Il faut avouer que les plus beaux vers de ce passage sont ceux où M. Racine a suivi son génie, et les plus mauvais sont ceux qu’il a voulu copier de l’hébreu : tant le tour et l’esprit des deux langues est différent. Peser l’univers dans le creux de sa main ne paraît en français qu’une image gigantesque et peu noble, parce qu’elle présente à l’esprit l’effort qu’on fait pour soutenir quelque chose, en formant un creux dans sa main.

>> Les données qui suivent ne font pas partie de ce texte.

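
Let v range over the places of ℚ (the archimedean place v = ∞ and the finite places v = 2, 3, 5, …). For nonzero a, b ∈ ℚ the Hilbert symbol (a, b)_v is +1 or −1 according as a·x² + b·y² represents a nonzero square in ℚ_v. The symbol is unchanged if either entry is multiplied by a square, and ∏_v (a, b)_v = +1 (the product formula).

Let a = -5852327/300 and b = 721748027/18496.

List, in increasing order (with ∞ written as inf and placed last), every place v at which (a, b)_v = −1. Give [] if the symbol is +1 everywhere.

(a, b) ≡ (-33189, 1364363) mod (ℚ^×)²; places V = {2, 3, 5, 7, 11, 13, 17, 23, 29, 37, 47, ∞}.
(a,b)_13: α=1, u≡11; β=1, v≡7 (mod 13); (11|13)=-1, (7|13)=-1; sign (−1)^0·-1^1·-1^1 = +1.
(a,b)_5: α=-2, u≡4; β=0, v≡2 (mod 5); (4|5)=+1, (2|5)=-1; sign (−1)^0·+1^0·-1^-2 = +1.
(a,b)_∞: sgn(-33189)=−, sgn(1364363)=+, so +1.
(a,b)_37: α=1, u≡1; β=0, v≡33 (mod 37); (1|37)=+1, (33|37)=+1; sign (−1)^0·+1^0·+1^1 = +1.
(a,b)_2: α=-2, β=-6; u≡3, v≡3 (mod 8); ε(u)ε(v)=1·1, αω(v)=-2·1, βω(u)=-6·1; sum ≡ 1  ⇒  -1.
(a,b)_3: α=-1, u≡1; β=0, v≡2 (mod 3); (1|3)=+1, (2|3)=-1; sign (−1)^0·+1^0·-1^-1 = -1.
(a,b)_17: α=0, u≡10; β=-2, v≡3 (mod 17); (10|17)=-1, (3|17)=-1; sign (−1)^0·-1^-2·-1^0 = +1.
(a,b)_23: α=3, u≡2; β=2, v≡18 (mod 23); (2|23)=+1, (18|23)=+1; sign (−1)^0·+1^2·+1^3 = +1.
(a,b)_29: α=0, u≡25; β=1, v≡4 (mod 29); (25|29)=+1, (4|29)=+1; sign (−1)^0·+1^1·+1^0 = +1.
(a,b)_7: α=0, u≡5; β=1, v≡2 (mod 7); (5|7)=-1, (2|7)=+1; sign (−1)^0·-1^1·+1^0 = -1.
(a,b)_11: α=0, u≡1; β=1, v≡6 (mod 11); (1|11)=+1, (6|11)=-1; sign (−1)^0·+1^1·-1^0 = +1.
(a,b)_47: α=0, u≡35; β=1, v≡5 (mod 47); (35|47)=-1, (5|47)=-1; sign (−1)^0·-1^1·-1^0 = -1.
|Ram(-33189, 1364363)| = 4, even; anisotropic at {2, 3, 7, 47}.

[2, 3, 7, 47]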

Quand quelque chose nous choque dans une phrase, il faut en chercher la source, et on la trouve sûrement : car je ne sais quoi n’est jamais une raison. Il n’est pas permis à un homme de lettres de dire que cela ne plaît pas, à moins que la raison n’en soit palpable, qu’elle n’ait pas besoin d’être indiquée. Par exemple, ce n’est pas la peine de disserter pour faire voir que ce vers est très-mauvais :

 Et les nuages sont la poudre de ses pieds.

Car, outre que l’image est très-dégoûtante, elle est très-fausse. On sait assez aujourd’hui que l’eau n’est point de la poudre. Mais le reste du morceau est beau. Il ne faudrait pas, à la vérité, trop répéter ces idées, elles deviennent alors des lieux communs. Le premier qui les emploie avec succès est un maître, et un grand maître ; mais, quand elles sont usées, celui qui les emploie encore court risque de passer pour un écolier déclamateur.

  1. J.-B. Rousseau, livre Ier, ode ii.